Admirar as gravuras da exposição “O Quixote ilustrado”, promovida pelo Instituto Cervantes do Rio de Janeiro com o apoio da Conselheria de Cooperação e Cultura da Embaixada da Espanha, no Centro Cultural Justiça Federal, e ler suas legendas retiradas de trechos da obra maior de Cervantes proporciona aos seus leitores o prazer de relembrar as aventuras de Dom Quixote e seu leal amigo Sancho Pança. A exposição apresenta o que de melhor se produziu na ilustração espanhola relativa a uma das grandes obras do chamado “Século de Ouro”. Até o final do século XVIII, as edições ilustradas do Quixote eram produzidas em outros países da Europa e com interpretações equivocadas sobre a geografia espanhola, seu vestuário, construções e, principalmente, sobre seu personagem título, que em várias ocasiões recebeu a caricatura do tipo ridículo. Acadêmicos, ilustradores, gravuristas e editores do rico período do Iluminismo espanhol (terceira parte do século XVIII e princípio do XIX), com o apoio de sua elite intelectualizada, desejavam republicar os melhores livros espanhóis para restaurar o prestígio da literatura e artes nacionais e, no caso, a obra de Cervantes ocupou atenção especial.

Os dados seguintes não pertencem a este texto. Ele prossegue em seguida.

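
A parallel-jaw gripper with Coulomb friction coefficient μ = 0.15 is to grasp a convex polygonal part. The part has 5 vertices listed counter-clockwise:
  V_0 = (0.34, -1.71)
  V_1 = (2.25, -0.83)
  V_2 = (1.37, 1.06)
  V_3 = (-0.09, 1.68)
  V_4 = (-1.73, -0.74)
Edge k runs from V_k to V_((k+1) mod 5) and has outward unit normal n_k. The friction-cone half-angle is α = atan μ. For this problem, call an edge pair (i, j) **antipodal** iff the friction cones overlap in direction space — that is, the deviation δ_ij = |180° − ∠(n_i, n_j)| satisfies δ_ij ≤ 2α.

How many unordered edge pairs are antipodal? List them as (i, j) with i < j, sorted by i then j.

α = atan 0.15 = 8.53°;  2α = 17.06°
n_0 = (+0.4185, -0.9082)
n_1 = (+0.9066, +0.4221)
n_2 = (+0.3909, +0.9204)
n_3 = (-0.8278, +0.5610)
n_4 = (-0.4243, -0.9055)
  (0,1): δ = 89.77°  ·
  (0,2): δ = 47.75°  ·
  (0,3): δ = 31.14°  ·
  (0,4): δ = 130.16°  ·
  (1,2): δ = 137.98°  ·
  (1,3): δ = 59.09°  ·
  (1,4): δ = 39.93°  ·
  (2,3): δ = 101.12°  ·
  (2,4): δ = 2.10°  ✓
  (3,4): δ = 80.98°  ·
antipodal pairs: 1

count = 1; pairs: (2,4)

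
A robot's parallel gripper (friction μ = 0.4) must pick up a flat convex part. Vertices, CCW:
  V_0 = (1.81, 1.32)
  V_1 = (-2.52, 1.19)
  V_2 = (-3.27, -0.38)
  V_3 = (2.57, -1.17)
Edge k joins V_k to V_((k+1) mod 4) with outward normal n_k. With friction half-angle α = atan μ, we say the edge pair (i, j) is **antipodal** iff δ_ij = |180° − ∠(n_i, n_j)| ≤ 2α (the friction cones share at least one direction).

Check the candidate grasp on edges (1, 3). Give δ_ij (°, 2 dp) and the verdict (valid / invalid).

α = atan 0.4 = 21.80°;  2α = 43.60°
edge 1: e_1 = (-0.75, -1.57);  n_1 = (-0.9023, +0.4310)
edge 3: e_3 = (-0.76, +2.49);  n_3 = (+0.9564, +0.2919)
∠(n_1, n_3) = 137.49°
δ = |180° − 137.49°| = 42.51°
42.51° ≤ 2α = 43.60°  →  valid

δ = 42.51°, valid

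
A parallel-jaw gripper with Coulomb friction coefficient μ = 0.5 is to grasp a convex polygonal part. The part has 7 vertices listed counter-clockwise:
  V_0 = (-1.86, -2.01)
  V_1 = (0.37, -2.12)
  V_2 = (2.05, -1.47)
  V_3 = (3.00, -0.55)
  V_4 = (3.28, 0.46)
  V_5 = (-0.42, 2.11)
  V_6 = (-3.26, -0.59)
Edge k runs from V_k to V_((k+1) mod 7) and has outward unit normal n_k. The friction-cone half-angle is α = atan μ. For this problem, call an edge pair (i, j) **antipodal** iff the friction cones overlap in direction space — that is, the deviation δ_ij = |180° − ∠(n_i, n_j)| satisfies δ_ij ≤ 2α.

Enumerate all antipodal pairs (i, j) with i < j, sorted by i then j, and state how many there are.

α = atan 0.5 = 26.57°;  2α = 53.13°
n_0 = (-0.0493, -0.9988)
n_1 = (+0.3608, -0.9326)
n_2 = (+0.6957, -0.7184)
n_3 = (+0.9637, -0.2672)
n_4 = (+0.4073, +0.9133)
n_5 = (-0.6890, +0.7247)
n_6 = (-0.7121, -0.7021)
  (0,1): δ = 156.02°  ·
  (0,2): δ = 133.10°  ·
  (0,3): δ = 102.67°  ·
  (0,4): δ = 21.21°  ✓
  (0,5): δ = 46.38°  ✓
  (0,6): δ = 137.42°  ·
  (1,2): δ = 157.07°  ·
  (1,3): δ = 126.65°  ·
  (1,4): δ = 45.19°  ✓
  (1,5): δ = 22.40°  ✓
  (1,6): δ = 113.44°  ·
  (2,3): δ = 149.58°  ·
  (2,4): δ = 68.12°  ·
  (2,5): δ = 0.53°  ✓
  (2,6): δ = 90.51°  ·
  (3,4): δ = 98.54°  ·
  (3,5): δ = 30.95°  ✓
  (3,6): δ = 60.09°  ·
  (4,5): δ = 112.41°  ·
  (4,6): δ = 21.37°  ✓
  (5,6): δ = 88.96°  ·
antipodal pairs: 7

count = 7; pairs: (0,4), (0,5), (1,4), (1,5), (2,5), (3,5), (4,6)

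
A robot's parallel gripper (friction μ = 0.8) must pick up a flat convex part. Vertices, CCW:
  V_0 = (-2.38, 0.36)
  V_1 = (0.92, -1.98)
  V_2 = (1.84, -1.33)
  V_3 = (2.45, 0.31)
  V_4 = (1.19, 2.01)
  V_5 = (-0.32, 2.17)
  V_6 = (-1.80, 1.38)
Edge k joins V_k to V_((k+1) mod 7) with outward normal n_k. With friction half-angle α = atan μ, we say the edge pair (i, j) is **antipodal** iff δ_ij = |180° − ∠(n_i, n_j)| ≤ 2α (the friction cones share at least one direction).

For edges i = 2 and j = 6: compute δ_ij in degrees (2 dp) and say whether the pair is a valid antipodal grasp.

α = atan 0.8 = 38.66°;  2α = 77.32°
edge 2: e_2 = (+0.61, +1.64);  n_2 = (+0.9373, -0.3486)
edge 6: e_6 = (-0.58, -1.02);  n_6 = (-0.8693, +0.4943)
∠(n_2, n_6) = 170.78°
δ = |180° − 170.78°| = 9.22°
9.22° ≤ 2α = 77.32°  →  valid

δ = 9.22°, valid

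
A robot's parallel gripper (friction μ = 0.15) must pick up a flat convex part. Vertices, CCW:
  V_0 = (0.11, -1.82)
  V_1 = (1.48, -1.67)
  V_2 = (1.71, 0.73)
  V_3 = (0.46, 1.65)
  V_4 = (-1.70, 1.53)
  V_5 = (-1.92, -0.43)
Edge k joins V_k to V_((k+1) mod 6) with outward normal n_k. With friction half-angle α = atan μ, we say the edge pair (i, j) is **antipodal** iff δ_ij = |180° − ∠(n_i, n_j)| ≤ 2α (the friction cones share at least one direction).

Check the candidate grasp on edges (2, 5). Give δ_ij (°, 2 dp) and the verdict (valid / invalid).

α = atan 0.15 = 8.53°;  2α = 17.06°
edge 2: e_2 = (-1.25, +0.92);  n_2 = (+0.5928, +0.8054)
edge 5: e_5 = (+2.03, -1.39);  n_5 = (-0.5650, -0.8251)
∠(n_2, n_5) = 178.05°
δ = |180° − 178.05°| = 1.95°
1.95° ≤ 2α = 17.06°  →  valid

δ = 1.95°, valid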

As gravuras que temos o orgulho de abrigar no Rio de Janeiro mostram, através das passagens do livro às quais fazem referência, o cuidado e a riqueza de detalhes de artistas completamente envolvidos com a obra e com o desejo de fazê-la ainda maior e mais (re)conhecida. A visita às excelentes galerias do Centro Cultural Justiça Federal não está voltada apenas aos leitores do Quixote mas também aos que ainda não experimentaram o prazer que emana deste texto. Não resta dúvida de que as preciosas ilustrações da obra acabam despertando o desejo da leitura (como alguns diziam no dia de sua inauguração), tanto para os iniciantes quanto para os iniciados, convidando, de modo irresistível, a uma volta ao texto cervantino.

“O bacharel foi procurar o tabelião e dali a pouco voltou trazendo-o e a Sancho Pança também; e este, que já sabia pelo bacharel o estado em que seu amo se achava, topando a ama e a sobrinha chorosas, começou igual-mente a soluçar e a derramar lágrimas. Acabou-se a confissão, e saiu o cura dizendo:

– Deveras morre, e está deveras com siso Alonso Quijano, o Bom; e podemos entrar, para ele ditar o seu testamento.

Estas novas fizeram rebentar de novo as lágrimas dos olhos, e mil profundos suspiros dos peitos da ama, da sobrinha e de Sancho Pança, seu bom escudeiro; porque, realmente, como já se disse, Dom Quixote, ou enquanto se chamou a seco Alonso Quijano, ou enquanto usou o nome de Dom Quixote de la Mancha, sempre se mostrou homem de aprazível condição e de agradável trato; e por isso, não só era muito querido dos da sua casa, mas de todos quantos o conheciam. Veio o tabelião com os outros, e depois de ter feito o cabeçalho do testamento, e depois de Dom Quixote haver tratado da sua alma, com todas as circunstâncias cristãs que se requerem, quando chegou às deixas disse:

– Item, é minha vontade, que de certos dinheiros que tem em seu poder Sancho Pança, a quem na minha loucura fiz meu escudeiro, se lhe não faça cargo nem se lhe peçam contas; mas que, se sobrar algum, depois dele se ter pago do que lhe devo, com ele fique; bem pouco será, mas que lhe faça bom proveito; e se, assim como, estando eu louco, fui parte que se lhe desse o governo de uma ilha, pudesse agora, que estou em meu juízo, dar-lhe o de um reino, dar-lho-ia, porque a singeleza da sua condição e a fidelidade do seu trato assim o merecem.”